The package also contained a novel by David James Keaton. Which I have read already despite not reading The Last Projector, and even though he sent me this hippie bullshit in the mail. Yes is the hippie bullshit to be clear. Shallow Ends is the novel.  In one way it is a throwback. In the Golden Age of Science Fiction, authors would break up novels and sell them as short stories, later compile them into what were called Fix-up novels.

As best I can tell Keaton took seven short stories that he published in various places and recycled them into this novel. You can call it smart or shroud because the common wisdom is that readers don’t want to buy short story collections.
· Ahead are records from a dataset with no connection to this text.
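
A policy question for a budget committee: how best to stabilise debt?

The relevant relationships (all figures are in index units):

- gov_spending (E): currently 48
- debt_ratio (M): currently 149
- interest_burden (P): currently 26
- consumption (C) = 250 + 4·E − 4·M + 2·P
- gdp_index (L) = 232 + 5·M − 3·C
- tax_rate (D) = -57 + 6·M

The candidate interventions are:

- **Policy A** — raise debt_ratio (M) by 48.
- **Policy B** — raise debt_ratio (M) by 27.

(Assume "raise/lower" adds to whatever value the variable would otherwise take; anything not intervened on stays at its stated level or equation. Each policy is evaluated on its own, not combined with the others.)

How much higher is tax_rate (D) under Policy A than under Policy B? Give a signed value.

126

Policy A (M + 48):
  M = 149 + 48 = 197
  D = -57 + 6·197 = 1125
Policy B (M + 27):
  M = 149 + 27 = 176
  D = -57 + 6·176 = 999
D: 1125 − 999 = 126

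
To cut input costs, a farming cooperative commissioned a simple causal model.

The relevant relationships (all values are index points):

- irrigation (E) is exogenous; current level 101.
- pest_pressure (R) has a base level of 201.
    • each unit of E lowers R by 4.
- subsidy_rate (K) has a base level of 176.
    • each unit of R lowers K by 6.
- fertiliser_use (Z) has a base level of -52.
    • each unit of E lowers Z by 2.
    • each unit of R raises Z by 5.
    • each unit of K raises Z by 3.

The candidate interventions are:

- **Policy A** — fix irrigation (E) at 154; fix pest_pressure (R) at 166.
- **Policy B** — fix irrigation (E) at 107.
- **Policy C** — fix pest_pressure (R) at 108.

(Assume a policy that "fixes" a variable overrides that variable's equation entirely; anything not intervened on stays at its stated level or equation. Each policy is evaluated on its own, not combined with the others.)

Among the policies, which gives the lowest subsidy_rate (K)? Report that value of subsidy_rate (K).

Policy A (E := 154, R := 166):
  E = 154
  R = 166
  K = 176 − 6·166 = -820
Policy B (E := 107):
  E = 107
  R = 201 − 4·107 = -227
  K = 176 − 6·(-227) = 1538
Policy C (R := 108):
  E = 101
  R = 108
  K = 176 − 6·108 = -472
Comparing — Policy A: K=-820, Policy B: K=1538, Policy C: K=-472. Lowest is -820 (Policy A).

-820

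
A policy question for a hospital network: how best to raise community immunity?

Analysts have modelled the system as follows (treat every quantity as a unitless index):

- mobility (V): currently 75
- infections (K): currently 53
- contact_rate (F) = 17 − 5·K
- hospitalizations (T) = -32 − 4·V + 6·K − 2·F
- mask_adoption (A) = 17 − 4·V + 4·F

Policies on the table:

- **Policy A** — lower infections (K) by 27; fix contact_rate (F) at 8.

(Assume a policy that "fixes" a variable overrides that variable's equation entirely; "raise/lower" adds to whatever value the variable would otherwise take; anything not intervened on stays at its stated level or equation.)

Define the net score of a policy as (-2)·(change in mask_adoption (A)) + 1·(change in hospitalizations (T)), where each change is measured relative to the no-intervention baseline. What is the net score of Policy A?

Baseline:
  V = 75
  K = 53
  F = 17 − 5·53 = -248
  T = -32 − 4·75 + 6·53 − 2·(-248) = 482
  A = 17 − 4·75 + 4·(-248) = -1275
Policy A (K − 27, F := 8):
  V = 75
  K = 53 − 27 = 26
  F = 8
  T = -32 − 4·75 + 6·26 − 2·8 = -192
  A = 17 − 4·75 + 4·8 = -251
ΔA = -251 − (-1275) = 1024; ΔT = -192 − 482 = -674
Score = (-2)·1024 + 1·(-674) = -2722

-2722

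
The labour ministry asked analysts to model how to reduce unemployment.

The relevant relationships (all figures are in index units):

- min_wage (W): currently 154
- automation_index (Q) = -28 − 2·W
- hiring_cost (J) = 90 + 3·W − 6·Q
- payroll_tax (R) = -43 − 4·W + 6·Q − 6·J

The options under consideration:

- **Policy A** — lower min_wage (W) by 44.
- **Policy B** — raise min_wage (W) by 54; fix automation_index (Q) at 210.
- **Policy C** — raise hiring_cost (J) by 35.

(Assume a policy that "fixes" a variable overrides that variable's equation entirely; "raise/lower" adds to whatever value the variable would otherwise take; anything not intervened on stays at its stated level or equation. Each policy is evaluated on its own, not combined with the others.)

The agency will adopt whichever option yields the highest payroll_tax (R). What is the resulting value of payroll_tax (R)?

Policy A (W − 44):
  W = 154 − 44 = 110
  Q = -28 − 2·110 = -248
  J = 90 + 3·110 − 6·(-248) = 1908
  R = -43 − 4·110 + 6·(-248) − 6·1908 = -13419
Policy B (W + 54, Q := 210):
  W = 154 + 54 = 208
  Q = 210
  J = 90 + 3·208 − 6·210 = -546
  R = -43 − 4·208 + 6·210 − 6·(-546) = 3661
Policy C (J + 35):
  W = 154
  Q = -28 − 2·154 = -336
  J = 90 + 3·154 − 6·(-336) (+35 from intervention) = 2603
  R = -43 − 4·154 + 6·(-336) − 6·2603 = -18293
Comparing — Policy A: R=-13419, Policy B: R=3661, Policy C: R=-18293. Highest is 3661 (Policy B).

3661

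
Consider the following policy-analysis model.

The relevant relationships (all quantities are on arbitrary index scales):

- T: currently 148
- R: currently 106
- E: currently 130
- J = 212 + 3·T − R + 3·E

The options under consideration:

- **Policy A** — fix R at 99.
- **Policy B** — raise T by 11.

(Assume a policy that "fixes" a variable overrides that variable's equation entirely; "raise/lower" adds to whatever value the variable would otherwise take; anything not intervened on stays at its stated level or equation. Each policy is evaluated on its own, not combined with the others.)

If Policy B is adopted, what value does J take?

973

Policy B (T + 11):
  T = 148 + 11 = 159
  R = 106
  E = 130
  J = 212 + 3·159 − 106 + 3·130 = 973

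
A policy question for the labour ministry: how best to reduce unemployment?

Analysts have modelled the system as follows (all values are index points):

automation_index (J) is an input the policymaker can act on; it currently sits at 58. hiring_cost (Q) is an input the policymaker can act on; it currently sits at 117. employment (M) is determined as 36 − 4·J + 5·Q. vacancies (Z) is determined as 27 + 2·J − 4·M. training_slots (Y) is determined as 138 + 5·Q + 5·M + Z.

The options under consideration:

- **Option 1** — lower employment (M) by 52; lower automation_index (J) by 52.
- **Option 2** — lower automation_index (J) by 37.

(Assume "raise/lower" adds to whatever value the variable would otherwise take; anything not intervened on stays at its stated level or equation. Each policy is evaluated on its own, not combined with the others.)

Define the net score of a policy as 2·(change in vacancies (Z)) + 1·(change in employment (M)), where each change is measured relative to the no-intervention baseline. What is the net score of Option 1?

-1300

Baseline:
  J = 58
  Q = 117
  M = 36 − 4·58 + 5·117 = 389
  Z = 27 + 2·58 − 4·389 = -1413
Option 1 (M − 52, J − 52):
  J = 58 − 52 = 6
  Q = 117
  M = 36 − 4·6 + 5·117 (−52 from intervention) = 545
  Z = 27 + 2·6 − 4·545 = -2141
ΔZ = -2141 − (-1413) = -728; ΔM = 545 − 389 = 156
Score = 2·(-728) + 1·156 = -1300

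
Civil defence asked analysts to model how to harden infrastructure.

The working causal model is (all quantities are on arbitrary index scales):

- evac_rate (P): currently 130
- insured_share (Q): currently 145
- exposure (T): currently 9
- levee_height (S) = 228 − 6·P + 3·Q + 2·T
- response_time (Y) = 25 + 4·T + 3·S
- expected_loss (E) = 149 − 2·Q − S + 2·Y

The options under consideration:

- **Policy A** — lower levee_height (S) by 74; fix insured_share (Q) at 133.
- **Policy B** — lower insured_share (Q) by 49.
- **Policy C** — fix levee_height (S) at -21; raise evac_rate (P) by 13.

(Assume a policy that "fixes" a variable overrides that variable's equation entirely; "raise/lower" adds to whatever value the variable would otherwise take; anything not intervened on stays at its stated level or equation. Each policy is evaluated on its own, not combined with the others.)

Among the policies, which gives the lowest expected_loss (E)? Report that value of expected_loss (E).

-1151

Policy A (S − 74, Q := 133):
  P = 130
  Q = 133
  T = 9
  S = 228 − 6·130 + 3·133 + 2·9 (−74 from intervention) = -209
  Y = 25 + 4·9 + 3·(-209) = -566
  E = 149 − 2·133 − (-209) + 2·(-566) = -1040
Policy B (Q − 49):
  P = 130
  Q = 145 − 49 = 96
  T = 9
  S = 228 − 6·130 + 3·96 + 2·9 = -246
  Y = 25 + 4·9 + 3·(-246) = -677
  E = 149 − 2·96 − (-246) + 2·(-677) = -1151
Policy C (S := -21, P + 13):
  P = 130 + 13 = 143
  Q = 145
  T = 9
  S = -21
  Y = 25 + 4·9 + 3·(-21) = -2
  E = 149 − 2·145 − (-21) + 2·(-2) = -124
Comparing — Policy A: E=-1040, Policy B: E=-1151, Policy C: E=-124. Lowest is -1151 (Policy B).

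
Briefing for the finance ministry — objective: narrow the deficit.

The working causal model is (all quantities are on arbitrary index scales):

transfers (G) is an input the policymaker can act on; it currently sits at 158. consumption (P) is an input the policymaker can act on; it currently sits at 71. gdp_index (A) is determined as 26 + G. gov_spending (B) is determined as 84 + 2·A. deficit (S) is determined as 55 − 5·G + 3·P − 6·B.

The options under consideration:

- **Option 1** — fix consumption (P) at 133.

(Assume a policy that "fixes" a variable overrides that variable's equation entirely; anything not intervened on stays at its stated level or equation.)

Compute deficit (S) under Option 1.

-3048

Option 1 (P := 133):
  G = 158
  P = 133
  A = 26 + 158 = 184
  B = 84 + 2·184 = 452
  S = 55 − 5·158 + 3·133 − 6·452 = -3048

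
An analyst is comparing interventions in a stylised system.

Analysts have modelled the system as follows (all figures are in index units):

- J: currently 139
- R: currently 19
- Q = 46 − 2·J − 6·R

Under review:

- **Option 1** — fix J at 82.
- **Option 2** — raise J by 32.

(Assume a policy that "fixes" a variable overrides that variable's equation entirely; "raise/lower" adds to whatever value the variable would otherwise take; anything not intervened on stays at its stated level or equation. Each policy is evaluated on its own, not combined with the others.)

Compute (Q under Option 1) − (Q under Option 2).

178

Option 1 (J := 82):
  J = 82
  R = 19
  Q = 46 − 2·82 − 6·19 = -232
Option 2 (J + 32):
  J = 139 + 32 = 171
  R = 19
  Q = 46 − 2·171 − 6·19 = -410
Q: -232 − (-410) = 178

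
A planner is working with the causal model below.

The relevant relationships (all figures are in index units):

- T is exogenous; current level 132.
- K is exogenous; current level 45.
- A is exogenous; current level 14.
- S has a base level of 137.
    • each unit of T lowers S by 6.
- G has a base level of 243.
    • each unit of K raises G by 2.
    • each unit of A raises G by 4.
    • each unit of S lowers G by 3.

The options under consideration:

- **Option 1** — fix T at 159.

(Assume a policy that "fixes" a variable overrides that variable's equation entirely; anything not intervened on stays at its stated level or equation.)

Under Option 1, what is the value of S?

-817

Option 1 (T := 159):
  T = 159
  S = 137 − 6·159 = -817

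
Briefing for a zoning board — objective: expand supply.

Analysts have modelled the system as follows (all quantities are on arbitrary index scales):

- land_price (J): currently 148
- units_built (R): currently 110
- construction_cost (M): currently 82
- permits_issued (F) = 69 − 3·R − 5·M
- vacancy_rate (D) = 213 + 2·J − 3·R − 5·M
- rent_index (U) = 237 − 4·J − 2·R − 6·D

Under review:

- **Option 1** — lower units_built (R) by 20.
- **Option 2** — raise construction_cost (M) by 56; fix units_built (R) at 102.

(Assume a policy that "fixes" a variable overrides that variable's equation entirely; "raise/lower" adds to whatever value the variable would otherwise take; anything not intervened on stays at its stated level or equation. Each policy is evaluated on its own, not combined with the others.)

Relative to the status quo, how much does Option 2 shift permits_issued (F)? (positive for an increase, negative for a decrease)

-256

Baseline:
  R = 110
  M = 82
  F = 69 − 3·110 − 5·82 = -671
Option 2 (M + 56, R := 102):
  R = 102
  M = 82 + 56 = 138
  F = 69 − 3·102 − 5·138 = -927
Change in F: -927 − (-671) = -256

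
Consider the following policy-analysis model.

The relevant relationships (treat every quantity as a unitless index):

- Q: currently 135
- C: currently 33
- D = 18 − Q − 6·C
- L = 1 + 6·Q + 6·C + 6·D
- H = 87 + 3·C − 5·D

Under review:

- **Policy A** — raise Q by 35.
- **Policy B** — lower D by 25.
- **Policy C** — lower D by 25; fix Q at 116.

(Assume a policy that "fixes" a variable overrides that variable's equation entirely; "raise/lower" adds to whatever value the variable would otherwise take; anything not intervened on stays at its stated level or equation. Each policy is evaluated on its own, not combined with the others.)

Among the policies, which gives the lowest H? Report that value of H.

1791

Policy A (Q + 35):
  Q = 135 + 35 = 170
  C = 33
  D = 18 − 170 − 6·33 = -350
  H = 87 + 3·33 − 5·(-350) = 1936
Policy B (D − 25):
  Q = 135
  C = 33
  D = 18 − 135 − 6·33 (−25 from intervention) = -340
  H = 87 + 3·33 − 5·(-340) = 1886
Policy C (D − 25, Q := 116):
  Q = 116
  C = 33
  D = 18 − 116 − 6·33 (−25 from intervention) = -321
  H = 87 + 3·33 − 5·(-321) = 1791
Comparing — Policy A: H=1936, Policy B: H=1886, Policy C: H=1791. Lowest is 1791 (Policy C).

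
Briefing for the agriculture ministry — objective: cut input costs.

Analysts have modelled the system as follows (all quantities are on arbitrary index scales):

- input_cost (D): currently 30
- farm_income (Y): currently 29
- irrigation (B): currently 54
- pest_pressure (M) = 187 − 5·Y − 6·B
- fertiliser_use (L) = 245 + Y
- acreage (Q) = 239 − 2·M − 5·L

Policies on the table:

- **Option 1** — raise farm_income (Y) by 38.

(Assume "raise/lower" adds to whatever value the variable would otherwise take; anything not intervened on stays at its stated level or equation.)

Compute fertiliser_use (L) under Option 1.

312

Option 1 (Y + 38):
  Y = 29 + 38 = 67
  L = 245 + 67 = 312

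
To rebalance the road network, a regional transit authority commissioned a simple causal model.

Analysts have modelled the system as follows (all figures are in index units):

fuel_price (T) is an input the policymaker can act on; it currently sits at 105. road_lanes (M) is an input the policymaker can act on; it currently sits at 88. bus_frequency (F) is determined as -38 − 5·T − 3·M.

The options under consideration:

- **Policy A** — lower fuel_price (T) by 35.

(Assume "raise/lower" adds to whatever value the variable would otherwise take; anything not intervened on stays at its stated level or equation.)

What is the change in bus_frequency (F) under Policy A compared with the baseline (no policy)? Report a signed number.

175

Baseline:
  T = 105
  M = 88
  F = -38 − 5·105 − 3·88 = -827
Policy A (T − 35):
  T = 105 − 35 = 70
  M = 88
  F = -38 − 5·70 − 3·88 = -652
Change in F: -652 − (-827) = 175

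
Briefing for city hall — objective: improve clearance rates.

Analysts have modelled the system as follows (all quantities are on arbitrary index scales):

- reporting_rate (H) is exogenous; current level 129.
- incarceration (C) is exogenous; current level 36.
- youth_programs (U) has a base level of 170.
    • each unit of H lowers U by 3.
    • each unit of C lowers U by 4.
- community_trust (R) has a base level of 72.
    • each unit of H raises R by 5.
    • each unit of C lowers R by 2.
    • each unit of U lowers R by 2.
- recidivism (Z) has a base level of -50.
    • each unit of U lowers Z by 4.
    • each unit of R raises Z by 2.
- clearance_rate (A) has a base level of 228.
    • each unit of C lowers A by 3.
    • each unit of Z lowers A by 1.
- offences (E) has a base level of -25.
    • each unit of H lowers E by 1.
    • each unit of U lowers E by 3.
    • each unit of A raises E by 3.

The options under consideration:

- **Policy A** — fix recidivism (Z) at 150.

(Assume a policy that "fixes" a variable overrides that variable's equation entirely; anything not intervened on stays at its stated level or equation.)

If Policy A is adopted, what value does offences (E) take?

Policy A (Z := 150):
  H = 129
  C = 36
  U = 170 − 3·129 − 4·36 = -361
  R = 72 + 5·129 − 2·36 − 2·(-361) = 1367
  Z = 150
  A = 228 − 3·36 − 150 = -30
  E = -25 − 129 − 3·(-361) + 3·(-30) = 839

839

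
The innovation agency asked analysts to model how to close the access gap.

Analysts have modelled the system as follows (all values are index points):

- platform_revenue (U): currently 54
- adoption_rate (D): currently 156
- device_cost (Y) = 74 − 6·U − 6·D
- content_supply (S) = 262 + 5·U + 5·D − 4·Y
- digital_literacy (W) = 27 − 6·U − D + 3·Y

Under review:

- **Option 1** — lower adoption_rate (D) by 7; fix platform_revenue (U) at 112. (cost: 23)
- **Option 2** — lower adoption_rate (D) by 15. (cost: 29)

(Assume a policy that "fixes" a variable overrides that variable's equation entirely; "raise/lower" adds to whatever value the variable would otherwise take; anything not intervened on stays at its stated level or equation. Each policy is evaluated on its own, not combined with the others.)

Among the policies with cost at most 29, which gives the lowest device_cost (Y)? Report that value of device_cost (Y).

Option 1 (D − 7, U := 112):
  U = 112
  D = 156 − 7 = 149
  Y = 74 − 6·112 − 6·149 = -1492
Option 2 (D − 15):
  U = 54
  D = 156 − 15 = 141
  Y = 74 − 6·54 − 6·141 = -1096
Comparing — Option 1: Y=-1492, Option 2: Y=-1096. Lowest is -1492 (Option 1).

-1492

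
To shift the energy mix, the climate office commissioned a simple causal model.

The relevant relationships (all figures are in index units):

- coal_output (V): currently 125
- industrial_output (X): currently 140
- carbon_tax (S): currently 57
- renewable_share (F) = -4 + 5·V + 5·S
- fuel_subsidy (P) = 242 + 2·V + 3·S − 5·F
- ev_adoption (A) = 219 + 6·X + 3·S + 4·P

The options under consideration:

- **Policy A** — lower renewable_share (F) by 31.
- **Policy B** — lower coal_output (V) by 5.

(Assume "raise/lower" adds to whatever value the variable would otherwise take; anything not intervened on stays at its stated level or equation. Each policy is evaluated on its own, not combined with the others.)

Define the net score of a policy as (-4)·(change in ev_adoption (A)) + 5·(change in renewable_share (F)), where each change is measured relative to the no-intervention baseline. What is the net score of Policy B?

-1965

Baseline:
  V = 125
  X = 140
  S = 57
  F = -4 + 5·125 + 5·57 = 906
  P = 242 + 2·125 + 3·57 − 5·906 = -3867
  A = 219 + 6·140 + 3·57 + 4·(-3867) = -14238
Policy B (V − 5):
  V = 125 − 5 = 120
  X = 140
  S = 57
  F = -4 + 5·120 + 5·57 = 881
  P = 242 + 2·120 + 3·57 − 5·881 = -3752
  A = 219 + 6·140 + 3·57 + 4·(-3752) = -13778
ΔA = -13778 − (-14238) = 460; ΔF = 881 − 906 = -25
Score = (-4)·460 + 5·(-25) = -1965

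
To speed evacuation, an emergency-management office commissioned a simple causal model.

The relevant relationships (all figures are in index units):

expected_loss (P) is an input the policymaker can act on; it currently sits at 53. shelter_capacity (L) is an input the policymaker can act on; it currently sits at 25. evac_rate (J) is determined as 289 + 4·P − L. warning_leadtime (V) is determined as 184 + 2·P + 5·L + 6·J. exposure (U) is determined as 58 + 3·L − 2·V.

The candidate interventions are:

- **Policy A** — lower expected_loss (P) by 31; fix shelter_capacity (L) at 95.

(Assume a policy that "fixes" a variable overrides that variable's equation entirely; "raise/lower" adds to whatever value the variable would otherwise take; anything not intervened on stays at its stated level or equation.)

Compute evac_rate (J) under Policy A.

282

Policy A (P − 31, L := 95):
  P = 53 − 31 = 22
  L = 95
  J = 289 + 4·22 − 95 = 282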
They want novels baby.  One long story with characters that grow and have character arcs over a complete book. So here is David James Keaton the author of seven published short stories and what does he do with them?  Publishers don’t want a collection.

So I am sure he turned on a hot shower let the water run on him and closed his eyes. As the steam rose cinematically around him in his moment of despair an idea!  I will put them together in one novel with a single story to tie them together.  (I can’t take anymore Yes, I might have to cleanse with Morbid Angel. Speaking of YES – Why didn’t Weird Al ever make “Donor of a Faulty Heart?”)

You maybe asking now? Who could make that work? The Answer is clearly the author of the Last Projector David James Keaton. This is a pretty solid act of writing, not everyone could take seven stories seemly slide them into one novel, thankfully the stories are thematically themed and stylistically suited for the task.

The story of the fire truck converted into a nightmarish party bus sets perfectly for Keaton's hilarious Clerks meets Twilight Zone vibe. Add a bit of Speed (the movie, not the other stuff) and you have all the ingredients for a fun read.  The party bus heads out of Louisville, where the novel starts on a lost highway, it won't stop, the poor bastards are afraid it will never stop.  As the characters try to figure out how they ended up in this hell the guilt brings up memories. The short stories!

Damn you for making me listen to YES hippie shit, but thank you for the novel Keaton! Some of the stories, like the shark one, are better than others but the story tying them together was fun. I laughed many times. I had fun with this book. Podcast interview is coming. It will be about Shallow Ends. Not The Last Projector.